Клаус состроил любезную, как он полагал, мину.
— В такой семье, как наша, каждый должен сделать себе имя. Все равно, каким образом. Посредством гениальных выходок или злодеяний. Немыслимо — быть сыном Томаса Манна и, после окончания профессионального училища, работать на газовом заводе. В таком случае этому сыну, по крайней мере, пришлось бы сменить имя. Любой из сыновей Моцарта, доведись ему стать полотером в венском Хофбурге{279}, тоже считал бы, что потерпел в жизни полный крах. Дух нашего дома, каким бы бешеным или порочным он порой ни казался, обязывал к масштабным мыслям, к знанию самых волнующих достижений человечества. Ни один завтрак не обходился без того, чтобы в комнате, наподобие девиза, не витала шопенгауэровская фраза — Мир как воля и представление, — которая помогала начинать день со стоической приверженности судьбе, доброжелательно передавать друг другу масло и с формальным совершенством намазывать его на булочки. Зигфрид-идиллия{280} как бы сама собой выплеталась под лампами и в осенние дни внушала всем членам семьи просветленное чувство, что всё здесь внизу — зарождение, самоотверженность и отцветание. Куплеты Эрики… в них звучала бодрая радость жизни; в первых прозаических сочинениях Клауса, чьим добровольным слугой я стал, проявлялась горячая эмоциональность: «Я, черный лебедь, расправил могучие крылья и поднялся над моей землей…»

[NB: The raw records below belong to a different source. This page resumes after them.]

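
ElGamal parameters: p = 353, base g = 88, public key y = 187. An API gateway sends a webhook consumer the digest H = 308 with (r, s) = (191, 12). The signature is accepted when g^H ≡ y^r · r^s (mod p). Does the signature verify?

verifies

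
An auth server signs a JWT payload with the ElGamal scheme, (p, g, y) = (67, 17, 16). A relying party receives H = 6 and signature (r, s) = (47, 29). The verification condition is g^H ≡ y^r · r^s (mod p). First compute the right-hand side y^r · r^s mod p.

16^2 = 256 ≡ 55
16^4 ≡ 55^2 = 3025 ≡ 10
16^8 ≡ 10^2 = 100 ≡ 33
16^16 ≡ 33^2 = 1089 ≡ 17
16^32 ≡ 17^2 = 289 ≡ 21
47 = 32 + 8 + 4 + 2 + 1, so 16^47 ≡ 21·33·10·55·16 ≡ 60 (mod 67)
47^2 = 2209 ≡ 65
47^4 ≡ 65^2 = 4225 ≡ 4
47^8 ≡ 4^2 = 16
47^16 ≡ 16^2 = 256 ≡ 55
29 = 16 + 8 + 4 + 1, so 47^29 ≡ 55·16·4·47 ≡ 17 (mod 67)
y^r · r^s ≡ 60·17 = 1020 ≡ 15 (mod 67)

15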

Этот дом, с его гостями, я бы назвал целостным космосом. Там могли открыть и обсудить любую страницу в книге человеческой истории, и вряд ли нашлось бы какое-то событие, от которого они хоть на мгновение утратили бы дар речи. Из-за славы Колдуна, особенно после получения им Нобелевской премии, каждая его мысль и каждый душевный порыв выплескивались за собственные пределы: казалось, они предназначены для обнародования в газетах Республики и неизбежно привлекут внимание современников. Вход в его рабочий кабинет представлял собой обыкновенную деревянную дверь, но одновременно это были врата в святая святых, где оживали фараоны и бог ханаанеян и где тщательно обосновывалась необходимость перехода от авторитарного государства к демократии: Республика — как будто она не может быть более родной родиной, чем какой-нибудь сверкающий, громыхающий, размахивающий флагами Рейх!{281}
— Я себе представляюсь совсем маленьким человеком, но мне тоже довелось побывать в этой комнате.

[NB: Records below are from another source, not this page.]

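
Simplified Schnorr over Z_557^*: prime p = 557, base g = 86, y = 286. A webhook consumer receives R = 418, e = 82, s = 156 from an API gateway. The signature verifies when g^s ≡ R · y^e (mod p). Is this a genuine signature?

g^s mod p:
Squares mod 557: 86^1≡86, 86^2≡155, 86^4≡74, 86^8≡463, 86^16≡481, 86^32≡206, 86^64≡104, 86^128≡233
156 = 128 + 16 + 8 + 4, so 86^156 ≡ 233·481·463·74 ≡ 197 (mod 557)
R · y^e mod p:
Squares mod 557: 286^1≡286, 286^2≡474, 286^4≡205, 286^8≡250, 286^16≡116, 286^32≡88, 286^64≡503
82 = 64 + 16 + 2, so 286^82 ≡ 503·116·474 ≡ 231 (mod 557)
418·231 = 96558 ≡ 197 (mod 557)
197 ≡ 197 (mod 557); signature holds.

genuine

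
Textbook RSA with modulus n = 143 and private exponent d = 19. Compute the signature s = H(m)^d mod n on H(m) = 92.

14

Squares mod 143: (H(m))^1≡92, (H(m))^2≡27, (H(m))^4≡14, (H(m))^8≡53, (H(m))^16≡92
19 = 16 + 2 + 1, so (H(m))^19 ≡ 92·27·92 ≡ 14 (mod 143)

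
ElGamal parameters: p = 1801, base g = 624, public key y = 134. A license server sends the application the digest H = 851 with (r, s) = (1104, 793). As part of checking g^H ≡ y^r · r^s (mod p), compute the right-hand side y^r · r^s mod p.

1368

134^2 = 17956 ≡ 1747
134^4 ≡ 1747^2 = 3052009 ≡ 1115
134^8 ≡ 1115^2 = 1243225 ≡ 535
134^16 ≡ 535^2 = 286225 ≡ 1667
134^32 ≡ 1667^2 = 2778889 ≡ 1747
134^64 ≡ 1747^2 = 3052009 ≡ 1115
134^128 ≡ 1115^2 = 1243225 ≡ 535
134^256 ≡ 535^2 = 286225 ≡ 1667
134^512 ≡ 1667^2 = 2778889 ≡ 1747
134^1024 ≡ 1747^2 = 3052009 ≡ 1115
1104 = 1024 + 64 + 16, so 134^1104 ≡ 1115·1115·1667 ≡ 350 (mod 1801)
1104^2 = 1218816 ≡ 1340
1104^4 ≡ 1340^2 = 1795600 ≡ 3
1104^8 ≡ 3^2 = 9
1104^16 ≡ 9^2 = 81
1104^32 ≡ 81^2 = 6561 ≡ 1158
1104^64 ≡ 1158^2 = 1340964 ≡ 1020
1104^128 ≡ 1020^2 = 1040400 ≡ 1223
1104^256 ≡ 1223^2 = 1495729 ≡ 899
1104^512 ≡ 899^2 = 808201 ≡ 1353
793 = 512 + 256 + 16 + 8 + 1, so 1104^793 ≡ 1353·899·81·9·1104 ≡ 1455 (mod 1801)
y^r · r^s ≡ 350·1455 = 509250 ≡ 1368 (mod 1801)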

— Я знаю. И в той же речи, перед сотнями людей, которых он хотел предостеречь от диктатуры, он, сверх того, мужественно огласил свое кредо, словно заклиная беречь драгоценную хрупкость: В мире существует только один храм: человеческое тело. Нет ничего более священного, нежели этот возвышенный образ. Склоняться перед человеком — значит почитать божественное откровение, ставшее плотью. Ты прикасаешься к небу, когда дотрагиваешься до человеческого тела.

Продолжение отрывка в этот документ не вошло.